Another exciting problem is the 'cosmological inflation', a dramatically acceleration phase of the early Universe (when the universe was 10-36 seconds old). During inflation, the Universe expands by 1026 in 10-32 seconds. Inflation was first proposed to solve some puzzles in standard model of cosmology, but there are no direct evidence to prove its existence yet. Nor do we understand how it happened.

In addition to what is said above, there are tons of questions in cosmology, which makes it a lively field of modern physics and astronomy. With the improvement of observations, it's hopeful that we will gain essential insight into our Universe in the near future.

More about me

How to pronounce my name?

The last name 'Yan' (IPA: [jɛn˧˥]) is pronounced like common English name 'Ian'. My first name Ziang (IPA: [t͡sɹ̩˨˩˦ ɑŋ˧˥]) contains essentially TWO syllables 'Zi' and 'ang' lasting equal amount of time. The initial 'Z-' is like '-ds' in 'kids'. The first syllable sounds like a flying bee 'dzzzz'. The second syllable 'ang' is like the vowel part of English word 'strONG'. So my first name sounds like 'dzzzz-ang'.

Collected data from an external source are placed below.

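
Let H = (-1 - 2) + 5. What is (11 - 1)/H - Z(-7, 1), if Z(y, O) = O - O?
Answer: 5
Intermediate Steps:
H = 2 (H = -3 + 5 = 2)
Z(y, O) = 0
(11 - 1)/H - Z(-7, 1) = (11 - 1)/2 - 1*0 = 10*(½) + 0 = 5 + 0 = 5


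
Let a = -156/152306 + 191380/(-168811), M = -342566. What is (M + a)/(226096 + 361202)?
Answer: -733976582730896/1258331390836289 ≈ -0.58329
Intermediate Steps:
a = -14587328398/12855464083 (a = -156*1/152306 + 191380*(-1/168811) = -78/76153 - 191380/168811 = -14587328398/12855464083 ≈ -1.1347)
(M + a)/(226096 + 361202) = (-342566 - 14587328398/12855464083)/(226096 + 361202) = -4403859496385376/12855464083/587298 = -4403859496385376/12855464083*1/587298 = -733976582730896/1258331390836289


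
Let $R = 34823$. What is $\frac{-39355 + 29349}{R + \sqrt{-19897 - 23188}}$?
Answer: $- \frac{174219469}{606342207} + \frac{5003 i \sqrt{43085}}{606342207} \approx -0.28733 + 0.0017127 i$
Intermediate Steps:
$\frac{-39355 + 29349}{R + \sqrt{-19897 - 23188}} = \frac{-39355 + 29349}{34823 + \sqrt{-19897 - 23188}} = - \frac{10006}{34823 + \sqrt{-43085}} = - \frac{10006}{34823 + i \sqrt{43085}}$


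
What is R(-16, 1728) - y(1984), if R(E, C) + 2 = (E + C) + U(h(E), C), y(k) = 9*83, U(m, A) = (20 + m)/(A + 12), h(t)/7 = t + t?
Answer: 139618/145 ≈ 962.88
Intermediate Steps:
h(t) = 14*t (h(t) = 7*(t + t) = 7*(2*t) = 14*t)
U(m, A) = (20 + m)/(12 + A)
y(k) = 747
R(E, C) = -2 + C + E + (20 + 14*E)/(12 + C) (R(E, C) = -2 + ((E + C) + (20 + 14*E)/(12 + C)) = -2 + ((C + E) + (20 + 14*E)/(12 + C)) = -2 + (C + E + (20 + 14*E)/(12 + C)) = -2 + C + E + (20 + 14*E)/(12 + C))
R(-16, 1728) - y(1984) = (20 + 14*(-16) + (12 + 1728)*(-2 + 1728 - 16))/(12 + 1728) - 1*747 = (20 - 224 + 1740*1710)/1740 - 747 = (20 - 224 + 2975400)/1740 - 747 = (1/1740)*2975196 - 747 = 247933/145 - 747 = 139618/145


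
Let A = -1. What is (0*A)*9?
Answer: 0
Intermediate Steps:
(0*A)*9 = (0*(-1))*9 = 0*9 = 0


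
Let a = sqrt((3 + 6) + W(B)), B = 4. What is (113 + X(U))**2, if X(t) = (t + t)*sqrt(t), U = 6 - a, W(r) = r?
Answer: (113 + 2*(6 - sqrt(13))**(3/2))**2 ≈ 14499.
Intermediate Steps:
a = sqrt(13) (a = sqrt((3 + 6) + 4) = sqrt(9 + 4) = sqrt(13) ≈ 3.6056)
U = 6 - sqrt(13) ≈ 2.3944
X(t) = 2*t**(3/2) (X(t) = (2*t)*sqrt(t) = 2*t**(3/2))
(113 + X(U))**2 = (113 + 2*(6 - sqrt(13))**(3/2))**2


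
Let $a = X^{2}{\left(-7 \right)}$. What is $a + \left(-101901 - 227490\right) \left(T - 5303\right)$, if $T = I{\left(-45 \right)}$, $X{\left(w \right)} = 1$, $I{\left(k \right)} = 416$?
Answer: $1609733818$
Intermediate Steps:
$T = 416$
$a = 1$ ($a = 1^{2} = 1$)
$a + \left(-101901 - 227490\right) \left(T - 5303\right) = 1 + \left(-101901 - 227490\right) \left(416 - 5303\right) = 1 - -1609733817 = 1 + 1609733817 = 1609733818$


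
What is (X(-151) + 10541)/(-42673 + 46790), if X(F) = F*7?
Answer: 9484/4117 ≈ 2.3036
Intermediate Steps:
X(F) = 7*F
(X(-151) + 10541)/(-42673 + 46790) = (7*(-151) + 10541)/(-42673 + 46790) = (-1057 + 10541)/4117 = 9484*(1/4117) = 9484/4117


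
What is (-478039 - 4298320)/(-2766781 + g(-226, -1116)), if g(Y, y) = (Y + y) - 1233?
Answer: 4776359/2769356 ≈ 1.7247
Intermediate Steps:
g(Y, y) = -1233 + Y + y
(-478039 - 4298320)/(-2766781 + g(-226, -1116)) = (-478039 - 4298320)/(-2766781 + (-1233 - 226 - 1116)) = -4776359/(-2766781 - 2575) = -4776359/(-2769356) = -4776359*(-1/2769356) = 4776359/2769356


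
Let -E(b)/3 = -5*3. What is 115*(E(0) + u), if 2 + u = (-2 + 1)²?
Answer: 5060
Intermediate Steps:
E(b) = 45 (E(b) = -(-15)*3 = -3*(-15) = 45)
u = -1 (u = -2 + (-2 + 1)² = -2 + (-1)² = -2 + 1 = -1)
115*(E(0) + u) = 115*(45 - 1) = 115*44 = 5060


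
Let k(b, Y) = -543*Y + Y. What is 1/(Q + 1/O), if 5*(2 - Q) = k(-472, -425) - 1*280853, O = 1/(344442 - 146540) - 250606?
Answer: 247977143055/2505213884437933 ≈ 9.8984e-5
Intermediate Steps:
O = -49595428611/197902 (O = 1/197902 - 250606 = -49595428611/197902 ≈ -2.5061e+5)
k(b, Y) = -542*Y
Q = 50513/5 (Q = 2 - (-542*(-425) - 1*280853)/5 = 2 - (230350 - 280853)/5 = 2 - ⅕*(-50503) = 2 + 50503/5 = 50513/5 ≈ 10103.)
1/(Q + 1/O) = 1/(50513/5 + 1/(-49595428611/197902)) = 1/(50513/5 - 197902/49595428611) = 1/(2505213884437933/247977143055) = 247977143055/2505213884437933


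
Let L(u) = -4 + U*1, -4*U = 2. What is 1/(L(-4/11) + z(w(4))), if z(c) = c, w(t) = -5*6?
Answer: -2/69 ≈ -0.028986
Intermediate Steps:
U = -½ (U = -¼*2 = -½ ≈ -0.50000)
w(t) = -30
L(u) = -9/2 (L(u) = -4 - ½*1 = -4 - ½ = -9/2)
1/(L(-4/11) + z(w(4))) = 1/(-9/2 - 30) = 1/(-69/2) = -2/69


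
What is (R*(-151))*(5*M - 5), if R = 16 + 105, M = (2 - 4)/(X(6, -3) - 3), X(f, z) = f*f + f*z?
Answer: 310607/3 ≈ 1.0354e+5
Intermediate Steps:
X(f, z) = f² + f*z
M = -2/15 (M = (2 - 4)/(6*(6 - 3) - 3) = -2/(6*3 - 3) = -2/(18 - 3) = -2/15 ≈ -0.13333)
R = 121
(R*(-151))*(5*M - 5) = (121*(-151))*(5*(-2/15) - 5) = -18271*(-⅔ - 5) = -18271*(-17/3) = 310607/3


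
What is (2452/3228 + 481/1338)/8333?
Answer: 402787/2999230026 ≈ 0.00013430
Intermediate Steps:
(2452/3228 + 481/1338)/8333 = (2452*(1/3228) + 481*(1/1338))*(1/8333) = (613/807 + 481/1338)*(1/8333) = (402787/359922)*(1/8333) = 402787/2999230026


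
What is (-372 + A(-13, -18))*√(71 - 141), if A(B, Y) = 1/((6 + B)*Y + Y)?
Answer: -40175*I*√70/108 ≈ -3112.3*I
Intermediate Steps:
A(B, Y) = 1/(Y + Y*(6 + B)) (A(B, Y) = 1/(Y*(6 + B) + Y) = 1/(Y + Y*(6 + B)))
(-372 + A(-13, -18))*√(71 - 141) = (-372 + 1/((-18)*(7 - 13)))*√(71 - 141) = (-372 - 1/18/(-6))*√(-70) = (-372 - 1/18*(-⅙))*(I*√70) = (-372 + 1/108)*(I*√70) = -40175*I*√70/108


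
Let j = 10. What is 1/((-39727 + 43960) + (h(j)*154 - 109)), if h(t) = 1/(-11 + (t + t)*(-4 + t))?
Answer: 109/449670 ≈ 0.00024240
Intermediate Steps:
h(t) = 1/(-11 + 2*t*(-4 + t)) (h(t) = 1/(-11 + (2*t)*(-4 + t)) = 1/(-11 + 2*t*(-4 + t)))
1/((-39727 + 43960) + (h(j)*154 - 109)) = 1/((-39727 + 43960) + (154/(-11 - 8*10 + 2*10**2) - 109)) = 1/(4233 + (154/(-11 - 80 + 2*100) - 109)) = 1/(4233 + (154/(-11 - 80 + 200) - 109)) = 1/(4233 + (154/109 - 109)) = 1/(4233 - 11727/109) = 1/(449670/109) = 109/449670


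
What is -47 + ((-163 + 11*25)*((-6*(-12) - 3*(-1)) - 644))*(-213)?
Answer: 13574017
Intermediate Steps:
-47 + ((-163 + 11*25)*((-6*(-12) - 3*(-1)) - 644))*(-213) = -47 + ((-163 + 275)*((72 + 3) - 644))*(-213) = -47 + (112*(75 - 644))*(-213) = -47 + (112*(-569))*(-213) = -47 - 63728*(-213) = -47 + 13574064 = 13574017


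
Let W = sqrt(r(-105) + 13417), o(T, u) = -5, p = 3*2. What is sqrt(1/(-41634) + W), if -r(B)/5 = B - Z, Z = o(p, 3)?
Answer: sqrt(-514 + 21399876*sqrt(13917))/4626 ≈ 10.861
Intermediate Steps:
p = 6
Z = -5
r(B) = -25 - 5*B (r(B) = -5*(B - 1*(-5)) = -5*(B + 5) = -5*(5 + B) = -25 - 5*B)
W = sqrt(13917) (W = sqrt((-25 - 5*(-105)) + 13417) = sqrt((-25 + 525) + 13417) = sqrt(500 + 13417) = sqrt(13917) ≈ 117.97)
sqrt(1/(-41634) + W) = sqrt(1/(-41634) + sqrt(13917)) = sqrt(-1/41634 + sqrt(13917))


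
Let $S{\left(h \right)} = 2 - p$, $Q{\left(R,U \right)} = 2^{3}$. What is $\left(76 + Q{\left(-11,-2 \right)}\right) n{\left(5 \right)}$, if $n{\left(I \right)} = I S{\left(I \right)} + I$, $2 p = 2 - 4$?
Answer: $1680$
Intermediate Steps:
$Q{\left(R,U \right)} = 8$
$p = -1$ ($p = \frac{2 - 4}{2} = \frac{1}{2} \left(-2\right) = -1$)
$S{\left(h \right)} = 3$ ($S{\left(h \right)} = 2 - -1 = 2 + 1 = 3$)
$n{\left(I \right)} = 4 I$ ($n{\left(I \right)} = I 3 + I = 3 I + I = 4 I$)
$\left(76 + Q{\left(-11,-2 \right)}\right) n{\left(5 \right)} = \left(76 + 8\right) 4 \cdot 5 = 84 \cdot 20 = 1680$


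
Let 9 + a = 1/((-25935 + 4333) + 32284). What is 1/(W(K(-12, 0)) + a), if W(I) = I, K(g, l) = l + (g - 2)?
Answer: -10682/245685 ≈ -0.043478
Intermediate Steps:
K(g, l) = -2 + g + l (K(g, l) = l + (-2 + g) = -2 + g + l)
a = -96137/10682 (a = -9 + 1/((-25935 + 4333) + 32284) = -9 + 1/(-21602 + 32284) = -9 + 1/10682 = -96137/10682 ≈ -8.9999)
1/(W(K(-12, 0)) + a) = 1/((-2 - 12 + 0) - 96137/10682) = 1/(-14 - 96137/10682) = 1/(-245685/10682) = -10682/245685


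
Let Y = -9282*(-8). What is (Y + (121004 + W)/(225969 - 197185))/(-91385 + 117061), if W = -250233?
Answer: 2137255475/739057984 ≈ 2.8919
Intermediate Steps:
Y = 74256
(Y + (121004 + W)/(225969 - 197185))/(-91385 + 117061) = (74256 + (121004 - 250233)/(225969 - 197185))/(-91385 + 117061) = (74256 - 129229/28784)/25676 = (74256 - 129229*1/28784)*(1/25676) = (74256 - 129229/28784)*(1/25676) = (2137255475/28784)*(1/25676) = 2137255475/739057984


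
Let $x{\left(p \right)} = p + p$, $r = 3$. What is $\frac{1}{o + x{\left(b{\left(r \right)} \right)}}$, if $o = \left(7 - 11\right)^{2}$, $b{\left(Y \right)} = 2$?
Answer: $\frac{1}{20} \approx 0.05$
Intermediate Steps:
$x{\left(p \right)} = 2 p$
$o = 16$ ($o = \left(-4\right)^{2} = 16$)
$\frac{1}{o + x{\left(b{\left(r \right)} \right)}} = \frac{1}{16 + 2 \cdot 2} = \frac{1}{16 + 4} = \frac{1}{20}$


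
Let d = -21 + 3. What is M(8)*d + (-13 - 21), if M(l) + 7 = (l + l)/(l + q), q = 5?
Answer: 908/13 ≈ 69.846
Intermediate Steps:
d = -18
M(l) = -7 + 2*l/(5 + l) (M(l) = -7 + (l + l)/(l + 5) = -7 + (2*l)/(5 + l) = -7 + 2*l/(5 + l))
M(8)*d + (-13 - 21) = (5*(-7 - 1*8)/(5 + 8))*(-18) + (-13 - 21) = (5*(-7 - 8)/13)*(-18) - 34 = (5*(1/13)*(-15))*(-18) - 34 = -75/13*(-18) - 34 = 1350/13 - 34 = 908/13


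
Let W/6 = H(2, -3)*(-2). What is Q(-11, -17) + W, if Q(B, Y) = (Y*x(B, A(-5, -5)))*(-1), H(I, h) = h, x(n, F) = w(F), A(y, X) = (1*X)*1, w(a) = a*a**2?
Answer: -2089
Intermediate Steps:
w(a) = a**3
A(y, X) = X (A(y, X) = X*1 = X)
x(n, F) = F**3
Q(B, Y) = 125*Y (Q(B, Y) = (Y*(-5)**3)*(-1) = (Y*(-125))*(-1) = -125*Y*(-1) = 125*Y)
W = 36 (W = 6*(-3*(-2)) = 6*6 = 36)
Q(-11, -17) + W = 125*(-17) + 36 = -2125 + 36 = -2089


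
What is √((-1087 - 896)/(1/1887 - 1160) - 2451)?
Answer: 2*I*√2933862064097403/2188919 ≈ 49.49*I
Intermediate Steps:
√((-1087 - 896)/(1/1887 - 1160) - 2451) = √(-1983/(1/1887 - 1160) - 2451) = √(-1983/(-2188919/1887) - 2451) = √(-1983*(-1887/2188919) - 2451) = √(3741921/2188919 - 2451) = √(-5361298548/2188919) = 2*I*√2933862064097403/2188919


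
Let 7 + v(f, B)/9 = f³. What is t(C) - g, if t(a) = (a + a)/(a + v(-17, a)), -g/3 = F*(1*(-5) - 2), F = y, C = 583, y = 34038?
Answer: -31234529372/43697 ≈ -7.1480e+5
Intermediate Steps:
F = 34038
v(f, B) = -63 + 9*f³
g = 714798 (g = -102114*(1*(-5) - 2) = -102114*(-5 - 2) = -102114*(-7) = -3*(-238266) = 714798)
t(a) = 2*a/(-44280 + a) (t(a) = (a + a)/(a + (-63 + 9*(-17)³)) = (2*a)/(a + (-63 + 9*(-4913))) = (2*a)/(a + (-63 - 44217)) = (2*a)/(a - 44280) = (2*a)/(-44280 + a) = 2*a/(-44280 + a))
t(C) - g = 2*583/(-44280 + 583) - 1*714798 = 2*583/(-43697) - 714798 = 2*583*(-1/43697) - 714798 = -1166/43697 - 714798 = -31234529372/43697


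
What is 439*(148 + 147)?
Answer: 129505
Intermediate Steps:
439*(148 + 147) = 439*295 = 129505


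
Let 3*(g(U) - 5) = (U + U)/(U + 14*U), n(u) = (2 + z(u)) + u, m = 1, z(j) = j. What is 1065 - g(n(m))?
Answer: 47698/45 ≈ 1060.0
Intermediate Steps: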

Listen to Google Translate for the Chinese prononciation of my name (note that the family name 'Yan' comes first.).

My Hometown

I was born in Hunan province in middle-south of China. My hometown is Xinhuang, a beautiful town surrounded by rivers and mountains. We enjoy very spicy food.

(A picture of my hometown. The bridge in the distance is the traditional "Wind and Rain bridge" of my hometown. Image by my dad.

My life outside science

I enjoy classical music from Baroque to late Romantic. I'm interested in entomology, linguistics and Chinese traditional poems. I play table tennis, the violin and watch some Japanese anime during leisure time.